Jacob van Oppen, an East German who is the former strongest man on earth, and his manager Orsini, a scrawny yet dapper businessman who calls himself "the Prince," makes a good living by travelling around small South American towns and organizing wrestling exhibitions in run-down theaters. Jacob van Oppen is an uncontrollable titan of impressive dimensions who can only be appeased by the soft soothing melody of "Lili Marleen." Once this oddball pair disembark at the village of Santa Maria (in an unspecified country), business really kicks off: the local newspaper is immediately gung-ho on sponsoring the fight, helping hands placard posters announcing the big event and putting an open call for a worthy adversary. Ever so resourceful, Orsini knows how to find the right combatant, but fishing in Santa Maria could lead to a bigger catch than he'd hoped for... Although the cunning editor of the local newspaper is convinced to have sniffed out Orsini's secret, he very well might be on a false track...

== Cast ==
- Gary Piquer as Prince Orsini
- Jouko Ahola as Jacob van Oppen
- Antonella Costa as Adriana
- César Troncoso as Heber
- Roberto Pankow as el Turco
- Bruno Aldecosea as Diaz Grey

== Reception ==

Bad Day to Go Fishing premiered at the Critic's Week of the 2009 Cannes Film Festival.
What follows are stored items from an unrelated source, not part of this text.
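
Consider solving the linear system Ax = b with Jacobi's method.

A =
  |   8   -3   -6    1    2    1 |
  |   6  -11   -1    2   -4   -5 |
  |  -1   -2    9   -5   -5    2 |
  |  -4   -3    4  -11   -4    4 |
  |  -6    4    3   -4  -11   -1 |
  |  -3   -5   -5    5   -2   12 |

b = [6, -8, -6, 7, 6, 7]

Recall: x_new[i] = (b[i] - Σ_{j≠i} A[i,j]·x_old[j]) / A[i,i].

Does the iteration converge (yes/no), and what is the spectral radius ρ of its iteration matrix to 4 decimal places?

no, ρ = 1.1369

Split A = D + L + U, D = diag(8, -11, 9, -11, -11, 12).
Jacobi T = -D⁻¹(L+U): T[4,5] = -(-1)/(-11) = -0.0909; T[4,4] = 0.
  T[0,:] = [+0.0000 +0.3750 +0.7500 -0.1250 -0.2500 -0.1250]
  T[1,:] = [+0.5455 +0.0000 -0.0909 +0.1818 -0.3636 -0.4545]
  T[2,:] = [+0.1111 +0.2222 +0.0000 +0.5556 +0.5556 -0.2222]
  T[3,:] = [-0.3636 -0.2727 +0.3636 +0.0000 -0.3636 +0.3636]
  T[4,:] = [-0.5455 +0.3636 +0.2727 -0.3636 +0.0000 -0.0909]
  T[5,:] = [+0.2500 +0.4167 +0.4167 -0.4167 +0.1667 +0.0000]
eigenvalue magnitudes: 1.1369, 0.7186, 0.7186, 0.4854, 0.4854, 0.0301.
ρ = 1.1369; 1.1369 > 1 ⇒ diverges.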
It was the Uruguayan candidate for the Academy Award for Best Foreign Language Film.

The film won several international awards and has participated in many prestigious film festivals such as 26th Warsaw International Film Festival (Best Film Free Spirit Comp.), Montreal World Film Festival, Los Angeles Latino International Film Festival (Best Film Opera Prima), Mar del Plata Film Festival (Best Actor), Moscow International Film Festival, Shanghai International Film Festival, Austin (Best Film & Audience Award), Brooklyn (Best Director), Sofia International Film Festival (Best Film Fipresci), São Paulo, Busan International Film Festival and Palm Springs International Film Festival.

The film won 10 Uruguay Fipresci Critics Awards, including Best Film, Best International Film Debut, Best Director, Best Screenplay and Best Actor and got nominated for Best Film, Best Screenplay and Best Actor by the Spanish Critics (CEC).